Spesimen dewasa biasanya berwarna coklat gelap dengan sisik yang berkilau. Ikan aligator gar memiliki ciri khas moncong yang panjang dan lebar, menyerupai buaya, serta dilengkapi dengan dua baris gigi tajam yang menonjol.
Salah satu adaptasi unik ikan aligator gar adalah keberadaan kantung udara yang tebal dan kenyal. Organ ini berfungsi layaknya paru-paru, memungkinkan ikan ini untuk bernapas di perairan dengan kadar oksigen rendah. Kemampuan inilah yang membuatnya mampu bertahan hidup di berbagai kondisi lingkungan, termasuk perairan yang tercemar
Meskipun memiliki nama yang mengacu pada aligator, spesies Atractosteus spatula ini secara taksonomi tidak berkerabat dengan reptil tersebut. Lebih lanjut, ikan aligator gar dikategorikan sebagai salah satu spesies ikan yang langka.
Kendati statusnya langka, ikan aligator gar tidak diperbolehkan untuk dipelihara di Indonesia mengingat sifatnya sebagai predator puncak yang dapat mengganggu keseimbangan ekosistem termasuk lingkungan. Mengingat potensi ancaman yang ditimbulkan oleh ikan aligator terhadap keanekaragaman hayati lokal, pemerintah Indonesia telah mengeluarkan peraturan yang melarang impor dan pemeliharaan spesies tersebut.
Aturan pemeliharaan ikan aligator tertuang dalam Peraturan Menteri Kelautan dan Perikanan Nomor 41 Tahun 2014 . Peraturan tersebut secara tegas melarang segala bentuk aktivitas yang melibatkan ikan aligator gar di Indonesia, baik itu memelihara, memperdagangkan, maupun melepasliarkannya ke alam bebas. Hal ini dikarenakan sifat invasif ikan tersebut yang dapat merusak keseimbangan ekosistem perairan alami.
Sebagai predator puncak, ikan ini akan memangsa berbagai jenis makhluk hidup di perairan, mulai dari ikan kecil, kura-kura, hingga unggas air.

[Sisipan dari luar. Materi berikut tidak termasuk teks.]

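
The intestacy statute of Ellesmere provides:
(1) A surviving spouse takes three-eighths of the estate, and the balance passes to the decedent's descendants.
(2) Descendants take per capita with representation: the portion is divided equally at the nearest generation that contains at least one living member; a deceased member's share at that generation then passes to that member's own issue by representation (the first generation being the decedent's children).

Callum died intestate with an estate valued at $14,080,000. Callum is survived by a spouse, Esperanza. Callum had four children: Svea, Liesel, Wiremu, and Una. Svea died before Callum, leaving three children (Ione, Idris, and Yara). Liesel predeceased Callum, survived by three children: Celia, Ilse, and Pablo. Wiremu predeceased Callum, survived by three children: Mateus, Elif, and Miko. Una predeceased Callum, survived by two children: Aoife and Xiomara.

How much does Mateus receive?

Mateus receives $800,000.

Esperanza takes three-eighths of $14,080,000 = $5,280,000. The remaining $8,800,000 passes to the descendants.
No child survives, so the initial division is made at the grandchildren's generation.
The descendants' portion ($8,800,000) is divided into 11 shares of $800,000: Ione, Idris, Yara, Celia, Ilse, Pablo, Mateus, Elif, Miko, Aoife, and Xiomara each take $800,000.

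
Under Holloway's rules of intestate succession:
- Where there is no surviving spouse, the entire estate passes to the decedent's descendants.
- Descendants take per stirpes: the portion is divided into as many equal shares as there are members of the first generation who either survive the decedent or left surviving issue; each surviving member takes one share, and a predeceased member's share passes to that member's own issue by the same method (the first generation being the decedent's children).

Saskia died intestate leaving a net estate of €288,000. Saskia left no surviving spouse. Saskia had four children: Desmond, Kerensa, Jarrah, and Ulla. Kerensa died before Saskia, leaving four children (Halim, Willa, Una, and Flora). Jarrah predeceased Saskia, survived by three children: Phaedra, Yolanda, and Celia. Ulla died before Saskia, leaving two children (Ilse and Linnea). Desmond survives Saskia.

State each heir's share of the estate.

Desmond: €72,000; Halim: €18,000; Willa: €18,000; Una: €18,000; Flora: €18,000; Phaedra: €24,000; Yolanda: €24,000; Celia: €24,000; Ilse: €36,000; Linnea: €36,000

The entire €288,000 passes to the descendants.
That amount (€288,000) is divided into 4 shares of €72,000: Desmond takes €72,000; Kerensa's €72,000 share passes to Kerensa's issue; Jarrah's €72,000 share passes to Jarrah's issue; Ulla's €72,000 share passes to Ulla's issue.
Kerensa's share (€72,000) is divided into 4 shares of €18,000: Halim, Willa, Una, and Flora each take €18,000.
Jarrah's share (€72,000) is divided into 3 shares of €24,000: Phaedra, Yolanda, and Celia each take €24,000.
Ulla's share (€72,000) is divided into 2 shares of €36,000: Ilse and Linnea each take €36,000.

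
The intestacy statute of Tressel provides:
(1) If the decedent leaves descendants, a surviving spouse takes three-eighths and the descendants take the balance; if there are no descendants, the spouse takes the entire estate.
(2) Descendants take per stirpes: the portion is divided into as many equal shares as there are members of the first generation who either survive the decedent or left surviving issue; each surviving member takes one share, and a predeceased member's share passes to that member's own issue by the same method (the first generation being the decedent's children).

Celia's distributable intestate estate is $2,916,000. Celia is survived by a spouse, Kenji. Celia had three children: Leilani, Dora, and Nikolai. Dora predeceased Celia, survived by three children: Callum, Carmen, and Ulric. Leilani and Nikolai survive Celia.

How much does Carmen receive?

Carmen receives $202,500.

Kenji takes three-eighths of $2,916,000 = $1,093,500. The remaining $1,822,500 passes to the descendants.
The descendants' portion ($1,822,500) is divided into 3 shares of $607,500: Leilani and Nikolai each take $607,500; Dora's $607,500 share passes to Dora's issue.
Dora's share ($607,500) is divided into 3 shares of $202,500: Callum, Carmen, and Ulric each take $202,500.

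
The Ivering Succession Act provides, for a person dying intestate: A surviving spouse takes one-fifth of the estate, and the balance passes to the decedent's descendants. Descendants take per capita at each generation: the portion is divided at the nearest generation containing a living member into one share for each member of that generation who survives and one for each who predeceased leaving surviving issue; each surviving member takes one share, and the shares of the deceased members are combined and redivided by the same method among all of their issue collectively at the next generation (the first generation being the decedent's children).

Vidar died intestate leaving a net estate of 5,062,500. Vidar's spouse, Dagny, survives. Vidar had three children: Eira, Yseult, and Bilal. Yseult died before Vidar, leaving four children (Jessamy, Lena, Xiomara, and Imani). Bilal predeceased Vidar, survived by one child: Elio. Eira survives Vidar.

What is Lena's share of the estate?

Lena receives 540,000.

Dagny takes one-fifth of 5,062,500 = 1,012,500. The remaining 4,050,000 passes to the descendants.
The descendants' portion (4,050,000) is divided at the children's generation into 3 shares of 1,350,000. Eira takes 1,350,000. The 2 shares of the deceased (Yseult and Bilal) are combined into a pool of 2,700,000.
That pool (2,700,000) is divided at the grandchildren's generation equally among Jessamy, Lena, Xiomara, Imani, and Elio: 540,000 each.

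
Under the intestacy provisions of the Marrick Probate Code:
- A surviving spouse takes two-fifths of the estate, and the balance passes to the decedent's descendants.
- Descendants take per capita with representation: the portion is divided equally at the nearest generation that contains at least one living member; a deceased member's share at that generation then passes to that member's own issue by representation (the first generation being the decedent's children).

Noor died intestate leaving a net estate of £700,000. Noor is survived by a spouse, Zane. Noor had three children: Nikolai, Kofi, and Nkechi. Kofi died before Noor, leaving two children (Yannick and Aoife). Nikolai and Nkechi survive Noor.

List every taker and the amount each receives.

Zane takes two-fifths of £700,000 = £280,000. The remaining £420,000 passes to the descendants.
The descendants' portion (£420,000) is divided into 3 shares of £140,000: Nikolai and Nkechi each take £140,000; Kofi's £140,000 share passes to Kofi's issue.
Kofi's share (£140,000) is divided into 2 shares of £70,000: Yannick and Aoife each take £70,000.

Zane: £280,000; Nikolai: £140,000; Yannick: £70,000; Aoife: £70,000; Nkechi: £140,000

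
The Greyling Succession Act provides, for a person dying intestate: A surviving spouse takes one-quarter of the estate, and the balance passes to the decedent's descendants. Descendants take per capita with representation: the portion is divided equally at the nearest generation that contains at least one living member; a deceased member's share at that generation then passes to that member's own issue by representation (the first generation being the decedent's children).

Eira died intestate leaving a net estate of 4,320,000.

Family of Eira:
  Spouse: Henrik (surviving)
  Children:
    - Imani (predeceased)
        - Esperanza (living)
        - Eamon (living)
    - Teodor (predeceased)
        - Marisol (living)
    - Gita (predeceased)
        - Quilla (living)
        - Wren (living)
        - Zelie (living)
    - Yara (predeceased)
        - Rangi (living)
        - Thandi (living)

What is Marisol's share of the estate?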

Akibatnya, keseimbangan ekosistem perairan akan terganggu dan populasi spesies asli bisa menurun drastis.
Menariknya, ikan aligator gar memiliki kemampuan adaptasi yang luar biasa dan memiliki metabolisme yang unik. Ia dapat bertahan hidup beberapa hari tanpa makanan, namun ketika sumber makanan melimpah, nafsu makannya akan meningkat drastis. Ikan ini akan melahap semua makanan yang ada di sekitarnya tanpa ampun.
Undang-Undang Nomor 45 Tahun 2009 memberikan sanksi pidana yang cukup berat bagi mereka yang terlibat dalam aktivitas ilegal terkait ikan aligator. Pasal 16 Ayat 1 mengatur bahwa setiap orang yang mengeluarkan, membeli, atau membudidayakan ikan aligator di wilayah negara Indonesia dapat dipidana penjara paling lama enam bulan atau denda paling banyak Rp1.500.000.000, atau kedua-duanya.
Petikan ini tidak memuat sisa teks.